An Ulzee, Bhardwaj Ankit, Shameer Khader, Subramanian Lakshminarayanan
Department of Computer Science, University of California, Los Angeles, Los Angeles, CA, United States.
Department of Computer Science, Courant Institute of Mathematical Sciences, New York University, New York, NY, United States.
Front Big Data. 2021 Dec 3;4:742779. doi: 10.3389/fdata.2021.742779. eCollection 2021.
Breast cancer screening using Mammography serves as the earliest defense against breast cancer, revealing anomalous tissue years before it can be detected through physical screening. Despite the use of high resolution radiography, the presence of densely overlapping patterns challenges the consistency of human-driven diagnosis and drives interest in leveraging state-of-art localization ability of deep convolutional neural networks (DCNN). The growing availability of digitized clinical archives enables the training of deep segmentation models, but training using the most widely available form of coarse hand-drawn annotations works against learning the precise boundary of cancerous tissue in evaluation, while producing results that are more aligned with the annotations rather than the underlying lesions. The expense of collecting high quality pixel-level data in the field of medical science makes this even more difficult. To surmount this fundamental challenge, we propose LatentCADx, a deep learning segmentation model capable of precisely annotating cancer lesions underlying hand-drawn annotations, which we procedurally obtain using joint classification training and a strict segmentation penalty. We demonstrate the capability of LatentCADx on a publicly available dataset of 2,620 Mammogram case files, where LatentCADx obtains classification ROC of 0.97, AP of 0.87, and segmentation AP of 0.75 (IOU = 0.5), giving comparable or better performance than other models. Qualitative and precision evaluation of LatentCADx annotations on validation samples reveals that LatentCADx increases the specificity of segmentations beyond that of existing models trained on hand-drawn annotations, with pixel level specificity reaching a staggering value of 0.90. It also obtains sharp boundary around lesions unlike other methods, reducing the confused pixels in the output by more than 60.

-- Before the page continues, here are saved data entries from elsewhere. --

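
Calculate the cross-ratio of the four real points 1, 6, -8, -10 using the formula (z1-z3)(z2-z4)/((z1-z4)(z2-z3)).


Step 1: (z1-z3)(z2-z4) = 9 * 16 = 144
Step 2: (z1-z4)(z2-z3) = 11 * 14 = 154
Step 3: Cross-ratio = 144/154 = 72/77

72/77


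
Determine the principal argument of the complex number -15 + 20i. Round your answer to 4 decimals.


Step 1: z = -15 + 20i
Step 2: arg(z) = atan2(20, -15)
Step 3: arg(z) = 2.2143

2.2143


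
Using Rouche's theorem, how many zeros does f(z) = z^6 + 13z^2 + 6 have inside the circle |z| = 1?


Step 1: On |z| = 1 the three terms have sizes |z^6| = 1^6 = 1, |13z^2| = 13*1^2 = 13, |6| = 6
Step 2: The dominant term is g(z) = 13z^2; let h(z) = z^6 + 6 so f = g + h
Step 3: On |z| = 1: |g| = 13 and |h| <= 1 + 6 = 7
Step 4: Since 13 > 7, |h| < |g| on |z| = 1, so by Rouche f has the same number of zeros as g inside |z| < 1
Step 5: g(z) = 13z^2 has 2 zeros (at the origin, multiplicity 2) inside |z| < 1. Answer = 2

2


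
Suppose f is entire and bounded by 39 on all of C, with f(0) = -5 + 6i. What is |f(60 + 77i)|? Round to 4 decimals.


Step 1: By Liouville's theorem, a bounded entire function is constant.
Step 2: f(z) = f(0) = -5 + 6i for all z.
Step 3: |f(w)| = |-5 + 6i| = sqrt(25 + 36)
Step 4: = 7.8102

7.8102


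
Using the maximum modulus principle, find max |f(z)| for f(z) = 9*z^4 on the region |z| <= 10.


Step 1: On |z| = 10, |f(z)| = 9 * |z|^4 = 9 * 10^4
Step 2: By maximum modulus principle, maximum is on boundary.
Step 3: Maximum = 9 * 10000 = 90000

90000


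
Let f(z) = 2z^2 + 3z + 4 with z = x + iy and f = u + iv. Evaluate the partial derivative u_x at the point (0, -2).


Step 1: f(z) = 2(x+iy)^2 + 3(x+iy) + 4
Step 2: u = 2(x^2 - y^2) + 3x + 4
Step 3: u_x = 4x + 3
Step 4: At (0, -2): u_x = 0 + 3 = 3

3


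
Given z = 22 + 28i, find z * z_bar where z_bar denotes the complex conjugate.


Step 1: conj(z) = 22 - 28i
Step 2: z * conj(z) = 22^2 + 28^2
Step 3: = 484 + 784 = 1268

1268


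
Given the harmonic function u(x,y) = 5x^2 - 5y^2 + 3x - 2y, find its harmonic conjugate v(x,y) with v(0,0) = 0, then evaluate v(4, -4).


Step 1: v_x = -u_y = 10y + 2
Step 2: v_y = u_x = 10x + 3
Step 3: v = 10xy + 2x + 3y + C
Step 4: v(0,0) = 0 => C = 0
Step 5: v(4, -4) = -164

-164


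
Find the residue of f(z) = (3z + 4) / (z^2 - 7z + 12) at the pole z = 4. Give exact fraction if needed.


Step 1: Q(z) = z^2 - 7z + 12 = (z - 4)(z - 3)
Step 2: Q'(z) = 2z - 7
Step 3: Q'(4) = 1, P(4) = 16
Step 4: Res = P(4)/Q'(4) = 16/1 = 16

16


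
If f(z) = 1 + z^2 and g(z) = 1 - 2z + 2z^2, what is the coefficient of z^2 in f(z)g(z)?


Step 1: z^2 term in f*g comes from: (1)*(2z^2) + (0)*(-2z) + (z^2)*(1)
Step 2: = 2 + 0 + 1
Step 3: = 3

3


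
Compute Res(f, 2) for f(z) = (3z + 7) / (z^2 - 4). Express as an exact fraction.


Step 1: Q(z) = z^2 - 4 = (z - 2)(z + 2)
Step 2: Q'(z) = 2z
Step 3: Q'(2) = 4, P(2) = 13
Step 4: Res = P(2)/Q'(2) = 13/4 = 13/4

13/4


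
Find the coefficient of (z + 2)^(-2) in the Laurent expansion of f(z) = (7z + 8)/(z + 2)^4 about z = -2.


Step 1: Write the numerator in powers of (z + 2): 7z + 8 = 7(z + 2) + (7*(-2) + 8) = 7(z + 2) - 6
Step 2: Divide by (z + 2)^4: f(z) = -6(z + 2)^(-4) + 7(z + 2)^(-3)
Step 3: This finite sum is the Laurent series of f about z = -2.
Step 4: Only the powers -4 and -3 appear, so the coefficient of (z + 2)^(-2) = 0

0


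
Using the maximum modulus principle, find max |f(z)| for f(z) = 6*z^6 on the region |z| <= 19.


Step 1: On |z| = 19, |f(z)| = 6 * |z|^6 = 6 * 19^6
Step 2: By maximum modulus principle, maximum is on boundary.
Step 3: Maximum = 6 * 47045881 = 282275286

282275286


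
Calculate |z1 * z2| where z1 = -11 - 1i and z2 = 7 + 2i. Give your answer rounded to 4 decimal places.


Step 1: |z1| = sqrt((-11)^2 + (-1)^2) = sqrt(122)
Step 2: |z2| = sqrt(7^2 + 2^2) = sqrt(53)
Step 3: |z1*z2| = |z1|*|z2| = sqrt(122) * sqrt(53) = sqrt(122 * 53) = sqrt(6466)
Step 4: = 80.4114

80.4114


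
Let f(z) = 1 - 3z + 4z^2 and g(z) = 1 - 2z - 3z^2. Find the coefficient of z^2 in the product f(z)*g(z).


Step 1: z^2 term in f*g comes from: (1)*(-3z^2) + (-3z)*(-2z) + (4z^2)*(1)
Step 2: = -3 + 6 + 4
Step 3: = 7

7


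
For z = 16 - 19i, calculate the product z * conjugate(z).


Step 1: conj(z) = 16 + 19i
Step 2: z * conj(z) = 16^2 + (-19)^2
Step 3: = 256 + 361 = 617

617


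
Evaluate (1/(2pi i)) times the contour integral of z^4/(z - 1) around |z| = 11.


Step 1: f(z) = z^4, a = 1 is inside |z| = 11
Step 2: By Cauchy integral formula: (1/(2pi*i)) * integral = f(a)
Step 3: f(1) = 1^4 = 1

1


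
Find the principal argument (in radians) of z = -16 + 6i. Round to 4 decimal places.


Step 1: z = -16 + 6i
Step 2: arg(z) = atan2(6, -16)
Step 3: arg(z) = 2.7828

2.7828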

使用乳房X线摄影术进行乳腺癌筛查是对抗乳腺癌的最早防线,它能在通过体格检查发现异常组织的数年前就揭示出异常组织。尽管使用了高分辨率射线照相术,但密集重叠模式的存在对人工诊断的一致性提出了挑战,并激发了人们利用深度卷积神经网络(DCNN)的先进定位能力的兴趣。数字化临床档案的日益普及使得深度分割模型的训练成为可能,但使用最广泛的粗略手绘注释形式进行训练不利于在评估中学习癌组织的精确边界,同时产生的结果与注释而非潜在病变更一致。在医学领域收集高质量像素级数据的成本使得这一问题更加困难。为了克服这一根本挑战,我们提出了LatentCADx,这是一种深度学习分割模型,能够精确注释手绘注释下的癌症病变,我们通过联合分类训练和严格的分割惩罚程序获得这些注释。我们在一个包含2620个乳房X线照片病例文件的公开可用数据集上展示了LatentCADx的能力,LatentCADx在该数据集上获得了0.97的分类ROC、0.87的AP和0.75(IOU = 0.5)的分割AP,性能与其他模型相当或更好。对验证样本上LatentCADx注释的定性和精确性评估表明,LatentCADx提高了分割的特异性,超过了在手绘注释上训练的现有模型,像素级特异性达到了惊人的0.90。与其他方法不同,它还能在病变周围获得清晰的边界,将输出中的混淆像素减少了60%以上。